My program crashed for a million digit square-root calculation.
I could potentially make a much faster FFT (factor 3 or 4) in fall or winter.
The square-root algorithm required some slight modifications to properly converge for high digits. Other Newton-iterations may need similar tuning if we decide to make high-precision available. Plus ultra-high precision needs other algos for atan, exp, etc., as Taylor loses effectiveness. Would need to build these up over years if you would like to go that way.
Sigh.... yes I forgot about those, so it sounds like for now at least these more advanced algorithms aren't going to help much - at least not for cpp_dec_float's target ordiance - those wanting higher precision than long double, but not crazy digit counts? So my gut feeling is to hold off for now, and maybe do things properly later (dynamic allocation, better std lib support etc)?

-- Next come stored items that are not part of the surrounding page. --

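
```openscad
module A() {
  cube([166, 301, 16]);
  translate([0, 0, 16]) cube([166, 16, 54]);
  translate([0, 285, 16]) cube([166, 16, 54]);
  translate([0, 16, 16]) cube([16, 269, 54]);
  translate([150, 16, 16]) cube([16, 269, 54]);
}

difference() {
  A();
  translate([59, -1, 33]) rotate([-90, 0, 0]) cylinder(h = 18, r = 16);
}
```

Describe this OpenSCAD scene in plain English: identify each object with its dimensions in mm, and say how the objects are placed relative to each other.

A is an open storage box with external size 166×301×70 mm and wall thickness 16 mm (the base is also 16 mm thick). The base covers the whole footprint; the four walls stand on the base, with the y-facing walls full-width and the x-facing walls fitting between their inner faces.

The open box has a circular hole of radius 16 mm through its front wall, centred at (x = 59, z = 33).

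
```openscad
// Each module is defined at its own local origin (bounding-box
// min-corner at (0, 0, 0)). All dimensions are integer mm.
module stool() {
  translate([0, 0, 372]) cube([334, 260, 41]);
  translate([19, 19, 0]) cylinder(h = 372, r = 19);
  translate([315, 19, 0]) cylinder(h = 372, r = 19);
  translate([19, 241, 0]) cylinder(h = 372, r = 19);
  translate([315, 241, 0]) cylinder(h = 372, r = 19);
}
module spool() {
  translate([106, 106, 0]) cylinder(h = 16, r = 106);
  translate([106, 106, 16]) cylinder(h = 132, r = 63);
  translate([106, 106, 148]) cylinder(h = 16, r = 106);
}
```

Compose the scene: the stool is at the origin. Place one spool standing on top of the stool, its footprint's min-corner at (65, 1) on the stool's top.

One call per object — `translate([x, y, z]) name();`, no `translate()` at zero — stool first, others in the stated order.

stool();
translate([65, 1, 413]) spool();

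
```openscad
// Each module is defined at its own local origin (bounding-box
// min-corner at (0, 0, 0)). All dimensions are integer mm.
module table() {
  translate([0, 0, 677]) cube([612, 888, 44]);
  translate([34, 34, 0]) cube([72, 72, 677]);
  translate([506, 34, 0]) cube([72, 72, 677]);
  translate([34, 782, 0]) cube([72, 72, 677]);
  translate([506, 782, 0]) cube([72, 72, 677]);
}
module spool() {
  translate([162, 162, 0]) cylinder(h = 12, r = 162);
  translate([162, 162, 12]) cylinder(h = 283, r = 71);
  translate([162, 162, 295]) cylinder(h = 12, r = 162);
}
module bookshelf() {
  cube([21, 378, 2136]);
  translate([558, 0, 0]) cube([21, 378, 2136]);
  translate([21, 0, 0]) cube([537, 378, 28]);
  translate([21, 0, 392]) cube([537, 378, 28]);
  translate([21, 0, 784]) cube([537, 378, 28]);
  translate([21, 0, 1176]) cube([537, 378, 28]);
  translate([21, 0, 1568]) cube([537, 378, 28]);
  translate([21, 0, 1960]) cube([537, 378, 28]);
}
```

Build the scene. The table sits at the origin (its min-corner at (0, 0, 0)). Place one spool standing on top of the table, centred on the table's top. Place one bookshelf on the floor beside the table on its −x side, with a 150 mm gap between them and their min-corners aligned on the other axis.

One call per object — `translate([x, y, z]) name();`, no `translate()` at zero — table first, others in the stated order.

table();
translate([144, 282, 721]) spool();
translate([-729, 0, 0]) bookshelf();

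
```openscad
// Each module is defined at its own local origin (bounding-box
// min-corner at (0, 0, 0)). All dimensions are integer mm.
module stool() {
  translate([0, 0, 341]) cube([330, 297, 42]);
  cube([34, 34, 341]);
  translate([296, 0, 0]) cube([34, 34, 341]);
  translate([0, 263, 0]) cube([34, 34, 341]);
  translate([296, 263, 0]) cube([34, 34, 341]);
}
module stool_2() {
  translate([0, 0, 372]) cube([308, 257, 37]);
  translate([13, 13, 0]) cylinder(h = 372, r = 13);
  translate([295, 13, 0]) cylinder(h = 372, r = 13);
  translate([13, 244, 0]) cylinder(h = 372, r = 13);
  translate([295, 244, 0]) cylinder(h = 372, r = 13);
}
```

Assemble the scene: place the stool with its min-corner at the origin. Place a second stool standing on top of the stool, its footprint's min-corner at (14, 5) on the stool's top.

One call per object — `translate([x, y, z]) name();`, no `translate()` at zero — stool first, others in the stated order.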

So maybe examples are a higher priority for now?
We have some examples now. I am awaiting your input if you think I should contribute more floating-point examples.
I think the existing ones work out quite nicely now thanks, I could use some ideas for integer and maybe rational number examples, but that's a whole other ball game ;-)
P.S. I also have a potential solution to my excessive guard digits.
I resolved the excessive guard digit issue and reduced the guard digits to the necessary amount (and provide rationale in a code comment).
It may require testing the test cases again because tiny tolerances might shift. Not expected, but maybe.
With your permission, I can check it in on Tuesday.
Sure, or mail me a patch and I'll run the full tests (or you can - just cd into libs/multiprecision/test and do a "bjam --enable-specfun" and then wait for a long time!) Thanks, John.